The Lessons I Learned Post-Diagnosis
As I write this, I am on my period. My back aches and my stomach hurts.
During these flare-ups, I can't help but think about how endometriosis has impacted my life. Many of these impacts make my life worse.
I do not particularly enjoy squirming into my jeans when I'm bloated. When I'm in pain, I wish I had never struggled with this chronic illness.
But as a great aunt used to tell me, "If wishes and buts were candy and nuts, we'd all have a Merry Christmas."
I cannot change the fact that I have endometriosis. For now, there is no cure.
While I can cope with endometriosis' negative effects on my life, I can also grow. I do not think that endometriosis has improved my life, but I have been able to adapt.
In these moments of adaptation, I have grown.
How I benefited from my diagnosis
When you have a chronic illness, you have to become flexible. I don't mean I can do the splits, although I enjoy a good yoga session.
Chronic illnesses can be unpredictable. Sometimes, when I'm cursing my cramps, the hours in a day seem to stretch like I've been caught in quicksand.
On other days, when I'm trying to meet deadlines through brain fog and fatigue, my workday slips away like there are not enough hours to complete my tasks. Many disability advocates and scholars call this phenomenon 'crip time' because time feels different depending on how our chronic illness impacts us on any given day.1
Crip time helped me embrace my new normal and be more patient with myself and others. I tried to push my body and mind for years, even in pain.
But I could not produce my usual standard of work when I was in pain. So, I learned to ask for extensions.
I learned to be gentle with myself when I needed to take a day off work or request a rain check for a lunch date. I also stopped penalizing my students' when they turned in their essays late.

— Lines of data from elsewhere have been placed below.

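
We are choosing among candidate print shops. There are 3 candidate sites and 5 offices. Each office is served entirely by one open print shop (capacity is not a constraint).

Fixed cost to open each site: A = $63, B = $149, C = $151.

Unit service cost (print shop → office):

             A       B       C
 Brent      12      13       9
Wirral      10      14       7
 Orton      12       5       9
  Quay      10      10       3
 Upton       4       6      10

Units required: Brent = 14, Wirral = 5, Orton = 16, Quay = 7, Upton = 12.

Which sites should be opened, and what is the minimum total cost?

For any fixed open set, each office goes to its cheapest open site; total = fixed + service.
{A, C}: Brent→C 9·14=126, Wirral→C 7·5=35, Orton→C 9·16=144, Quay→C 3·7=21, Upton→A 4·12=48. Service 374; fixed 214; total 588.
{A}: service 528 + fixed 63 = 591
{C}: service 446 + fixed 151 = 597
{A, B, C}: service 310 + fixed 363 = 673
No other subset beats 588.

Open A and C; minimum total cost 588.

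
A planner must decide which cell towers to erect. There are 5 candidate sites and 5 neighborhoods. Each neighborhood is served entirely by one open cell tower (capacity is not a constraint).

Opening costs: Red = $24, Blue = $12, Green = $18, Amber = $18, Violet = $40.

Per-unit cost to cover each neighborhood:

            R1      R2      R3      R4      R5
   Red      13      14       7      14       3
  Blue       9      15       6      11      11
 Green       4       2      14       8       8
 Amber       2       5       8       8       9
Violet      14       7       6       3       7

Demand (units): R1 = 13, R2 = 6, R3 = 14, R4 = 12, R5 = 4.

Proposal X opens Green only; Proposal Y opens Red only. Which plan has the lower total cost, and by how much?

Proposal X is cheaper by 149.

Proposal X: {Green}: R1→Green 4·13=52, R2→Green 2·6=12, R3→Green 14·14=196, R4→Green 8·12=96, R5→Green 8·4=32. Service 388; fixed 18; total 406.
Proposal Y: {Red}: R1→Red 13·13=169, R2→Red 14·6=84, R3→Red 7·14=98, R4→Red 14·12=168, R5→Red 3·4=12. Service 531; fixed 24; total 555.
Difference: |406 − 555| = 149.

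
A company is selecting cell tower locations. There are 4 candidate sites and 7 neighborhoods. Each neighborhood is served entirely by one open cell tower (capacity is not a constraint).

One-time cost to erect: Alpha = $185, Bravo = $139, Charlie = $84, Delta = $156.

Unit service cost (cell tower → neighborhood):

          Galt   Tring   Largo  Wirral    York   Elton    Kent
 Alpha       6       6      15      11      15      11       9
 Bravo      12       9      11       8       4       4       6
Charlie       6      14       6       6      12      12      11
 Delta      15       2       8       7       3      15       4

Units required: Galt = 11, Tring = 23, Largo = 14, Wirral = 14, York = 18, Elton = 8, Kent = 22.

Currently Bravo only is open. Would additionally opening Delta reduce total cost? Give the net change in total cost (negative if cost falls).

Current service cost with {Bravo}: 841.
Adding Delta: each neighborhood re-picks its cheapest; new service cost 562, saving 279.
Extra fixed cost: 156. Net change = 156 − 279 = -123.
(Totals: 980 → 857.)

Yes — net change −123 (cost falls by 123).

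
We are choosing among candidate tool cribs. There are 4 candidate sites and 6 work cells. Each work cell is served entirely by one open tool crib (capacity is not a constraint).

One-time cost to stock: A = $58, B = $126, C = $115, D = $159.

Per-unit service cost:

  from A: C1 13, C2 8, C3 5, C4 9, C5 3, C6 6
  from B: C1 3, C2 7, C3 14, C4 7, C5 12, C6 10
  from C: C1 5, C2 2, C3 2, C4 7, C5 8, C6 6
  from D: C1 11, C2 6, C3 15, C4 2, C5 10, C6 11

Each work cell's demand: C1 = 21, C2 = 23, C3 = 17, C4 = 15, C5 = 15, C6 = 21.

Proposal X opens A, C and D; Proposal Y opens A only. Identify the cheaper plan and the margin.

Proposal X: {A, C, D}: C1→C 5·21=105, C2→C 2·23=46, C3→C 2·17=34, C4→D 2·15=30, C5→A 3·15=45, C6→A 6·21=126. Service 386; fixed 332; total 718.
Proposal Y: {A}: C1→A 13·21=273, C2→A 8·23=184, C3→A 5·17=85, C4→A 9·15=135, C5→A 3·15=45, C6→A 6·21=126. Service 848; fixed 58; total 906.
Difference: |718 − 906| = 188.

Proposal X is cheaper by 188.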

These flexible expectations for myself also helped me be more sympathetic to the people in my life who also deserve this same grace.

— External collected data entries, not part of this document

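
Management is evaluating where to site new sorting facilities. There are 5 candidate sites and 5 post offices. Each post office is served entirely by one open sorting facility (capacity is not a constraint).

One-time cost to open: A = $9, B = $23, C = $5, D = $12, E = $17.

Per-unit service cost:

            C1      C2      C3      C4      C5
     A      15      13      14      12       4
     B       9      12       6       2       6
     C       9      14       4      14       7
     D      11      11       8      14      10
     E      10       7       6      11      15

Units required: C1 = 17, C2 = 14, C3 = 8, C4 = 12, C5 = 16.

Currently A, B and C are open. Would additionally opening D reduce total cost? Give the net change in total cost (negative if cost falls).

Current service cost with {A, B, C}: 441.
Adding D: each post office re-picks its cheapest; new service cost 427, saving 14.
Extra fixed cost: 12. Net change = 12 − 14 = -2.
(Totals: 478 → 476.)

Yes — net change −2 (cost falls by 2).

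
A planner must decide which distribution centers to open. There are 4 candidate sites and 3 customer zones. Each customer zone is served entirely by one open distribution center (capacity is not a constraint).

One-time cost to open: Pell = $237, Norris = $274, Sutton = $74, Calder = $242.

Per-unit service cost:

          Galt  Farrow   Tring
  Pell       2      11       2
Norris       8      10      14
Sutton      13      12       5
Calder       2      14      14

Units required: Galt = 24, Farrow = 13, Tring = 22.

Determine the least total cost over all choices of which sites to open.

For any fixed open set, each customer zone goes to its cheapest open site; total = fixed + service.
{Pell}: Galt→Pell 2·24=48, Farrow→Pell 11·13=143, Tring→Pell 2·22=44. Service 235; fixed 237; total 472.
{Pell, Sutton}: service 235 + fixed 311 = 546
{Sutton, Calder}: service 314 + fixed 316 = 630
{Pell, Norris, Sutton, Calder}: service 222 + fixed 827 = 1049
No other subset beats 472.

Minimum total cost: 472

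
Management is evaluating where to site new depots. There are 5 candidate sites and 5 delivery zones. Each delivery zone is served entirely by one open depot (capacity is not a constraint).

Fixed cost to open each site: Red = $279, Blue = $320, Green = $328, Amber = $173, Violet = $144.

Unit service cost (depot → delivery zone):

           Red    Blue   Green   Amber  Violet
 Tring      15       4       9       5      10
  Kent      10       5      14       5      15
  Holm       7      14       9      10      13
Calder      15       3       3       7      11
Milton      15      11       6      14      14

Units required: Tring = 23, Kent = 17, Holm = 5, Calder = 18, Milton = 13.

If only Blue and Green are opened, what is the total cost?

Total cost: 1002

Each delivery zone is assigned to its cheapest site among the open ones.
{Blue, Green}: Tring→Blue 4·23=92, Kent→Blue 5·17=85, Holm→Green 9·5=45, Calder→Blue 3·18=54, Milton→Green 6·13=78. Service 354; fixed 648; total 1002.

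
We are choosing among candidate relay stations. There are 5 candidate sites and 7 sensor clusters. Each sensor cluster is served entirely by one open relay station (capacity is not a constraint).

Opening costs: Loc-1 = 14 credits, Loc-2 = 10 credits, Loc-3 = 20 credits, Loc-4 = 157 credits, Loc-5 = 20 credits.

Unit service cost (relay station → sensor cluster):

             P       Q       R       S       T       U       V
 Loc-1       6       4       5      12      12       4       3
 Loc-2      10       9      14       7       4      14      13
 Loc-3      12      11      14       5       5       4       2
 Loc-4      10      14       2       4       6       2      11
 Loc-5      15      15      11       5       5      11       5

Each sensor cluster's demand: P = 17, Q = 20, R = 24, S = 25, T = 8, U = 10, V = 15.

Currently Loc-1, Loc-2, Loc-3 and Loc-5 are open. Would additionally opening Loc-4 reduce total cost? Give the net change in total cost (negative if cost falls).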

Acknowledging the strength and beauty of my body
Before I was diagnosed with endometriosis, I wondered why I kept bloating while exercising and restricting my diet. I felt like I should be able to have a flat stomach, so there must be something wrong with me.
But my endometriosis diagnosis has forced me to learn more about my anatomy. I have had to research my body and how it changes.

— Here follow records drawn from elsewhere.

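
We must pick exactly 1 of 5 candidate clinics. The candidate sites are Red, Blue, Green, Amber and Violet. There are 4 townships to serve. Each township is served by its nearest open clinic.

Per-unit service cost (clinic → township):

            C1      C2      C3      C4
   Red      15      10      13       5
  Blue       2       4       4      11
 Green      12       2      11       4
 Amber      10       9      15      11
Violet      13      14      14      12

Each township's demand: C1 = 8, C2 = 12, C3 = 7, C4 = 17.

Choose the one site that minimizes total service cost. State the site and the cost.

With exactly 1 open, each township uses its cheapest among the chosen.
{Green}: C1→Green 12·8=96, C2→Green 2·12=24, C3→Green 11·7=77, C4→Green 4·17=68. Service cost 265.
{Blue}: service cost 279
{Red}: service cost 416
Among all 5 size-1 choices, {Green} is lowest.

Choose Green only; total service cost 265.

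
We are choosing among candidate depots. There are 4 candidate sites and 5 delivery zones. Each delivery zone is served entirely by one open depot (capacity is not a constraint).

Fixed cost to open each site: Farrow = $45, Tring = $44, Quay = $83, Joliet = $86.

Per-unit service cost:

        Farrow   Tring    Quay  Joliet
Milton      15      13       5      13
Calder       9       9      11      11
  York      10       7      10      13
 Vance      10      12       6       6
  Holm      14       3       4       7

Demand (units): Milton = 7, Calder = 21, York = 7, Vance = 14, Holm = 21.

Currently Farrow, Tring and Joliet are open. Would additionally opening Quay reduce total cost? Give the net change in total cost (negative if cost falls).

No — net change +27 (cost rises by 27).

Current service cost with {Farrow, Tring, Joliet}: 476.
Adding Quay: each delivery zone re-picks its cheapest; new service cost 420, saving 56.
Extra fixed cost: 83. Net change = 83 − 56 = 27.
(Totals: 651 → 678.)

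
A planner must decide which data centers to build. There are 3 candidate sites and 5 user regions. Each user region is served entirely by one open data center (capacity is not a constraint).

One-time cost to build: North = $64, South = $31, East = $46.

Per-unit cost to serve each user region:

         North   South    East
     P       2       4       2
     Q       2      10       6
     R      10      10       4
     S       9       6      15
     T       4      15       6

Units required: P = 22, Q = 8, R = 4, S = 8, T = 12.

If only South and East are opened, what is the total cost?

Each user region is assigned to its cheapest site among the open ones.
{South, East}: P→East 2·22=44, Q→East 6·8=48, R→East 4·4=16, S→South 6·8=48, T→East 6·12=72. Service 228; fixed 77; total 305.

Total cost: 305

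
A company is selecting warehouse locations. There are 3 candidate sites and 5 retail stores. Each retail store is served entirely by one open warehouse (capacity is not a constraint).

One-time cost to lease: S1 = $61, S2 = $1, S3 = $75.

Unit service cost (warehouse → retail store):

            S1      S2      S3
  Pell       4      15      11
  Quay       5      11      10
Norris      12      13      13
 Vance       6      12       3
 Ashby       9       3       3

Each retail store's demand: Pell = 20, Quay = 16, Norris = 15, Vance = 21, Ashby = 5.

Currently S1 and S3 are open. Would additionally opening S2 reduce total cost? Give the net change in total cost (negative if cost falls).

Current service cost with {S1, S3}: 418.
Adding S2: each retail store re-picks its cheapest; new service cost 418, saving 0.
Extra fixed cost: 1. Net change = 1 − 0 = 1.
(Totals: 554 → 555.)

No — net change +1 (cost rises by 1).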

I've learned that deep inside my abdomen, my organs are intricate. I do not feel undesirable when my stomach looks like a balloon. I understand that the endometrial tissue outside my uterus is inflamed and that inflammation causes the very natural reaction of bloating.
Because I know that my body is fighting an illness, I am grateful. I know my body is working hard, and it's beautiful because it keeps me alive.
Yes, this body is flawed; this body endures pain that frustrates me. But this body is mine; without it, I cannot experience everything I love.